A circuit breaker lockdown is a a short period of more stringent restrictions with a defined end point where non-essential services are shut down in order to reduce spread, allowing the system to catch up to the number of cases.

While it’s not ideal for the economy now, nor is it ideal to pull kids from school, Sampson said waiting could take a worse toll.

“A circuit breaker, in my opinion, is required — a hard one,” Sampson said. “I think people can do anything that you ask them to do if they know there’s a defined period to it, also. And in that sense, I don’t think we should delude ourselves. 14 days is one cycle. You know, you need two cycles to really break COVID in my opinion.”

Sampson said he realizes a complete lock down is controversial, and added it’s the last thing he wanted to have to say.

“You know, we can’t get people to hear us — simply not having people over and keeping your distance, washing your hands, wearing a mask and those sorts of things — it’s just not cool to violate those,” Sampson said. “You put others in danger and we can’t seem to get it right now. Maybe our government mandated shutdown is the way to go.”

In a series of tweets on Saturday, Sampson described the rising infections as an incoming tsunami. 

“I implore you to listen to our learned physicians who are sounding the alarm,” he wrote. 

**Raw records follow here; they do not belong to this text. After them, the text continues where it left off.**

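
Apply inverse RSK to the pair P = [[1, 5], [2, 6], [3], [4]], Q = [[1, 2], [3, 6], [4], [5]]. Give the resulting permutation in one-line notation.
Reverse the RSK construction: for i from n down to 1, find the cell of Q containing i, remove the entry at that cell from P, and reverse-bump it up through P; the value ejected from row 1 is w(i).

Step i=6: Q has 6 at row 2, column 2; remove 6 from row 2 of P and reverse-bump: 6 enters row 1 and ejects 5. So w(6) = 5. P is now [[1, 6], [2], [3], [4]].
Step i=5: Q has 5 at row 4, column 1; remove 4 from row 4 of P and reverse-bump: 4 enters row 3 and ejects 3; 3 enters row 2 and ejects 2; 2 enters row 1 and ejects 1. So w(5) = 1. P is now [[2, 6], [3], [4]].
Step i=4: Q has 4 at row 3, column 1; remove 4 from row 3 of P and reverse-bump: 4 enters row 2 and ejects 3; 3 enters row 1 and ejects 2. So w(4) = 2. P is now [[3, 6], [4]].
Step i=3: Q has 3 at row 2, column 1; remove 4 from row 2 of P and reverse-bump: 4 enters row 1 and ejects 3. So w(3) = 3. P is now [[4, 6]].
Step i=2: Q has 2 at row 1, column 2; remove that cell from P, ejecting 6. So w(2) = 6. P is now [[4]].
Step i=1: Q has 1 at row 1, column 1; remove that cell from P, ejecting 4. So w(1) = 4. P is now [].

So w = 4 6 3 2 1 5.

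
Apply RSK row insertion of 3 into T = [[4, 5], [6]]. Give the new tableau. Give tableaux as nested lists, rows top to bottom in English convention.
In row 1, 3 replaces 4 (the leftmost entry greater than 3); 4 is bumped to row 2. In row 2, 4 replaces 6 (the leftmost entry greater than 4); 6 is bumped to row 3. 6 starts a new row 3. The new tableau is [[3, 5], [4], [6]].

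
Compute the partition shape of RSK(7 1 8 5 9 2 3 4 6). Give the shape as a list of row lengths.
Row-insert each entry into an empty tableau.

After inserting 7: P = [[7]].
After inserting 1: P = [[1], [7]].
After inserting 8: P = [[1, 8], [7]].
After inserting 5: P = [[1, 5], [7, 8]].
After inserting 9: P = [[1, 5, 9], [7, 8]].
After inserting 2: P = [[1, 2, 9], [5, 8], [7]].
After inserting 3: P = [[1, 2, 3], [5, 8, 9], [7]].
After inserting 4: P = [[1, 2, 3, 4], [5, 8, 9], [7]].
After inserting 6: P = [[1, 2, 3, 4, 6], [5, 8, 9], [7]].

The final insertion tableau P = [[1, 2, 3, 4, 6], [5, 8, 9], [7]] has shape [5, 3, 1].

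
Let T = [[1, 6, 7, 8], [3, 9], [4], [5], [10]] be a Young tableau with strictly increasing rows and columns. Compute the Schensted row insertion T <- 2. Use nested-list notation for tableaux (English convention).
In row 1, 2 replaces 6 (the leftmost entry greater than 2); 6 is bumped to row 2. In row 2, 6 replaces 9 (the leftmost entry greater than 6); 9 is bumped to row 3. 9 is appended to row 3. The new tableau is [[1, 2, 7, 8], [3, 6], [4, 9], [5], [10]].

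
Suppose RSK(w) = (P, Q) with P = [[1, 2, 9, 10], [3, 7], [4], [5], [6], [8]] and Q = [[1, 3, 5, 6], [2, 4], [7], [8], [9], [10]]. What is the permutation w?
Reverse the RSK construction: for i from n down to 1, find the cell of Q containing i, remove the entry at that cell from P, and reverse-bump it up through P; the value ejected from row 1 is w(i).

Step i=10: Q has 10 at row 6, column 1; remove 8 from row 6 of P and reverse-bump: 8 enters row 5 and ejects 6; 6 enters row 4 and ejects 5; 5 enters row 3 and ejects 4; 4 enters row 2 and ejects 3; 3 enters row 1 and ejects 2. So w(10) = 2. P is now [[1, 3, 9, 10], [4, 7], [5], [6], [8]].
Step i=9: Q has 9 at row 5, column 1; remove 8 from row 5 of P and reverse-bump: 8 enters row 4 and ejects 6; 6 enters row 3 and ejects 5; 5 enters row 2 and ejects 4; 4 enters row 1 and ejects 3. So w(9) = 3. P is now [[1, 4, 9, 10], [5, 7], [6], [8]].
Step i=8: Q has 8 at row 4, column 1; remove 8 from row 4 of P and reverse-bump: 8 enters row 3 and ejects 6; 6 enters row 2 and ejects 5; 5 enters row 1 and ejects 4. So w(8) = 4. P is now [[1, 5, 9, 10], [6, 7], [8]].
Step i=7: Q has 7 at row 3, column 1; remove 8 from row 3 of P and reverse-bump: 8 enters row 2 and ejects 7; 7 enters row 1 and ejects 5. So w(7) = 5. P is now [[1, 7, 9, 10], [6, 8]].
Step i=6: Q has 6 at row 1, column 4; remove that cell from P, ejecting 10. So w(6) = 10. P is now [[1, 7, 9], [6, 8]].
Step i=5: Q has 5 at row 1, column 3; remove that cell from P, ejecting 9. So w(5) = 9. P is now [[1, 7], [6, 8]].
Step i=4: Q has 4 at row 2, column 2; remove 8 from row 2 of P and reverse-bump: 8 enters row 1 and ejects 7. So w(4) = 7. P is now [[1, 8], [6]].
Step i=3: Q has 3 at row 1, column 2; remove that cell from P, ejecting 8. So w(3) = 8. P is now [[1], [6]].
Step i=2: Q has 2 at row 2, column 1; remove 6 from row 2 of P and reverse-bump: 6 enters row 1 and ejects 1. So w(2) = 1. P is now [[6]].
Step i=1: Q has 1 at row 1, column 1; remove that cell from P, ejecting 6. So w(1) = 6. P is now [].

So w = 6 1 8 7 9 10 5 4 3 2.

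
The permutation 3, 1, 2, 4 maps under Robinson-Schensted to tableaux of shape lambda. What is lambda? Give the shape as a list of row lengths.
Row-insert each entry into an empty tableau.

After inserting 3: P = [[3]].
After inserting 1: P = [[1], [3]].
After inserting 2: P = [[1, 2], [3]].
After inserting 4: P = [[1, 2, 4], [3]].

The final insertion tableau P = [[1, 2, 4], [3]] has shape [3, 1].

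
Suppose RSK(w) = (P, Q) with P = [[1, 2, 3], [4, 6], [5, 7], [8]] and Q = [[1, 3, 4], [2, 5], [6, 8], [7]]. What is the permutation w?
Reverse the RSK construction: for i from n down to 1, find the cell of Q containing i, remove the entry at that cell from P, and reverse-bump it up through P; the value ejected from row 1 is w(i).

Step i=8: Q has 8 at row 3, column 2; remove 7 from row 3 of P and reverse-bump: 7 enters row 2 and ejects 6; 6 enters row 1 and ejects 3. So w(8) = 3. P is now [[1, 2, 6], [4, 7], [5], [8]].
Step i=7: Q has 7 at row 4, column 1; remove 8 from row 4 of P and reverse-bump: 8 enters row 3 and ejects 5; 5 enters row 2 and ejects 4; 4 enters row 1 and ejects 2. So w(7) = 2. P is now [[1, 4, 6], [5, 7], [8]].
Step i=6: Q has 6 at row 3, column 1; remove 8 from row 3 of P and reverse-bump: 8 enters row 2 and ejects 7; 7 enters row 1 and ejects 6. So w(6) = 6. P is now [[1, 4, 7], [5, 8]].
Step i=5: Q has 5 at row 2, column 2; remove 8 from row 2 of P and reverse-bump: 8 enters row 1 and ejects 7. So w(5) = 7. P is now [[1, 4, 8], [5]].
Step i=4: Q has 4 at row 1, column 3; remove that cell from P, ejecting 8. So w(4) = 8. P is now [[1, 4], [5]].
Step i=3: Q has 3 at row 1, column 2; remove that cell from P, ejecting 4. So w(3) = 4. P is now [[1], [5]].
Step i=2: Q has 2 at row 2, column 1; remove 5 from row 2 of P and reverse-bump: 5 enters row 1 and ejects 1. So w(2) = 1. P is now [[5]].
Step i=1: Q has 1 at row 1, column 1; remove that cell from P, ejecting 5. So w(1) = 5. P is now [].

So w = 5 1 4 8 7 6 2 3.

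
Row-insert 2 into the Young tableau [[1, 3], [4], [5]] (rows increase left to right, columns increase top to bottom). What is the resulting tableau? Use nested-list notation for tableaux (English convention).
[[1, 2], [3], [4], [5]]

In row 1, 2 replaces 3 (the leftmost entry greater than 2); 3 is bumped to row 2. In row 2, 3 replaces 4 (the leftmost entry greater than 3); 4 is bumped to row 3. In row 3, 4 replaces 5 (the leftmost entry greater than 4); 5 is bumped to row 4. 5 starts a new row 4. The new tableau is [[1, 2], [3], [4], [5]].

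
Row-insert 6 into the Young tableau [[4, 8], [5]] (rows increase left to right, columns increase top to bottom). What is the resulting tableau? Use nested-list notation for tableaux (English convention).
In row 1, 6 replaces 8 (the leftmost entry greater than 6); 8 is bumped to row 2. 8 is appended to row 2. The new tableau is [[4, 6], [5, 8]].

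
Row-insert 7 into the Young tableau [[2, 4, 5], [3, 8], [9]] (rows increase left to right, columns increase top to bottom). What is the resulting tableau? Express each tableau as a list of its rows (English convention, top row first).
[[2, 4, 5, 7], [3, 8], [9]]

7 is larger than every entry of row 1, so it is appended to row 1. The new tableau is [[2, 4, 5, 7], [3, 8], [9]].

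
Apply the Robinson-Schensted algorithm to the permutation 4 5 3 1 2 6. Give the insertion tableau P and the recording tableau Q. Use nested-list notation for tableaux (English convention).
Insert each entry of the permutation into P by Schensted row insertion, recording in Q the position of each new cell.

Insert 4: appended to row 1. P = [[4]], Q = [[1]].
Insert 5: appended to row 1. P = [[4, 5]], Q = [[1, 2]].
Insert 3: 3 bumps 4 from row 1; 4 starts row 2. P = [[3, 5], [4]], Q = [[1, 2], [3]].
Insert 1: 1 bumps 3 from row 1; 3 bumps 4 from row 2; 4 starts row 3. P = [[1, 5], [3], [4]], Q = [[1, 2], [3], [4]].
Insert 2: 2 bumps 5 from row 1; 5 appends to row 2. P = [[1, 2], [3, 5], [4]], Q = [[1, 2], [3, 5], [4]].
Insert 6: appended to row 1. P = [[1, 2, 6], [3, 5], [4]], Q = [[1, 2, 6], [3, 5], [4]].

So P = [[1, 2, 6], [3, 5], [4]], Q = [[1, 2, 6], [3, 5], [4]].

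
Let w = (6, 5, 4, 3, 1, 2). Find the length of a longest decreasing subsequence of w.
5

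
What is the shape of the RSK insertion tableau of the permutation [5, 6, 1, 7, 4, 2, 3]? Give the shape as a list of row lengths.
[3, 3, 1]

Row-insert each entry into an empty tableau.

After inserting 5: P = [[5]].
After inserting 6: P = [[5, 6]].
After inserting 1: P = [[1, 6], [5]].
After inserting 7: P = [[1, 6, 7], [5]].
After inserting 4: P = [[1, 4, 7], [5, 6]].
After inserting 2: P = [[1, 2, 7], [4, 6], [5]].
After inserting 3: P = [[1, 2, 3], [4, 6, 7], [5]].

The final insertion tableau P = [[1, 2, 3], [4, 6, 7], [5]] has shape [3, 3, 1].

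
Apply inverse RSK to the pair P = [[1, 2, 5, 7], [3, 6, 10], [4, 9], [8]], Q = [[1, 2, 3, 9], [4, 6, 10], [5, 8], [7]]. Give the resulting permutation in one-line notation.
Reverse the RSK construction: for i from n down to 1, find the cell of Q containing i, remove the entry at that cell from P, and reverse-bump it up through P; the value ejected from row 1 is w(i).

Step i=10: Q has 10 at row 2, column 3; remove 10 from row 2 of P and reverse-bump: 10 enters row 1 and ejects 7. So w(10) = 7. P is now [[1, 2, 5, 10], [3, 6], [4, 9], [8]].
Step i=9: Q has 9 at row 1, column 4; remove that cell from P, ejecting 10. So w(9) = 10. P is now [[1, 2, 5], [3, 6], [4, 9], [8]].
Step i=8: Q has 8 at row 3, column 2; remove 9 from row 3 of P and reverse-bump: 9 enters row 2 and ejects 6; 6 enters row 1 and ejects 5. So w(8) = 5. P is now [[1, 2, 6], [3, 9], [4], [8]].
Step i=7: Q has 7 at row 4, column 1; remove 8 from row 4 of P and reverse-bump: 8 enters row 3 and ejects 4; 4 enters row 2 and ejects 3; 3 enters row 1 and ejects 2. So w(7) = 2. P is now [[1, 3, 6], [4, 9], [8]].
Step i=6: Q has 6 at row 2, column 2; remove 9 from row 2 of P and reverse-bump: 9 enters row 1 and ejects 6. So w(6) = 6. P is now [[1, 3, 9], [4], [8]].
Step i=5: Q has 5 at row 3, column 1; remove 8 from row 3 of P and reverse-bump: 8 enters row 2 and ejects 4; 4 enters row 1 and ejects 3. So w(5) = 3. P is now [[1, 4, 9], [8]].
Step i=4: Q has 4 at row 2, column 1; remove 8 from row 2 of P and reverse-bump: 8 enters row 1 and ejects 4. So w(4) = 4. P is now [[1, 8, 9]].
Step i=3: Q has 3 at row 1, column 3; remove that cell from P, ejecting 9. So w(3) = 9. P is now [[1, 8]].
Step i=2: Q has 2 at row 1, column 2; remove that cell from P, ejecting 8. So w(2) = 8. P is now [[1]].
Step i=1: Q has 1 at row 1, column 1; remove that cell from P, ejecting 1. So w(1) = 1. P is now [].

So w = 1 8 9 4 3 6 2 5 10 7.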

Alberta reported 1,026 new cases of COVID-19 on Saturday, the first time it’s reported more than 1,000 cases in a single day. The province has continued to break records for active cases and hospitalizations over the past few weeks.

There are 9,103 people who currently have COVID-19 in the province, 256 of whom are in hospital. As of Friday, more than 3,500 of those cases were in Calgary. 

On Thursday, Alberta Premier Jason Kenney introduced some new restrictions for cities in the province including a two-week ban on indoor sports and fitness classes and earlier closing times for restaurants and bars. 

The premier has continued to urge citizens exercise “personal responsibility” ahead of mandatory constraints. The new restrictions will not be monitored by law enforcement, Kenney said. 

Calgary Mayor Naheed Nenshi has said the city has “essentially zero” power to enforce restrictions when citizens disregard the rules, and has asked the province to reinstate public health enforcement powers and boost contact tracing. 

Sampson said the province’s latest round of measures don’t go far enough, but the City of Calgary can’t fight the pandemic with its State of Local Emergency alone.

“States of local emergency are very, very powerful,” Sampson said. “You can do almost anything you want. You can even conscript people. But they don’t deal with saying: I’m going to shut down this business or that that piece of our of our infrastructure for a period of time, it doesn’t deal with it. And so that’s a provincial call.”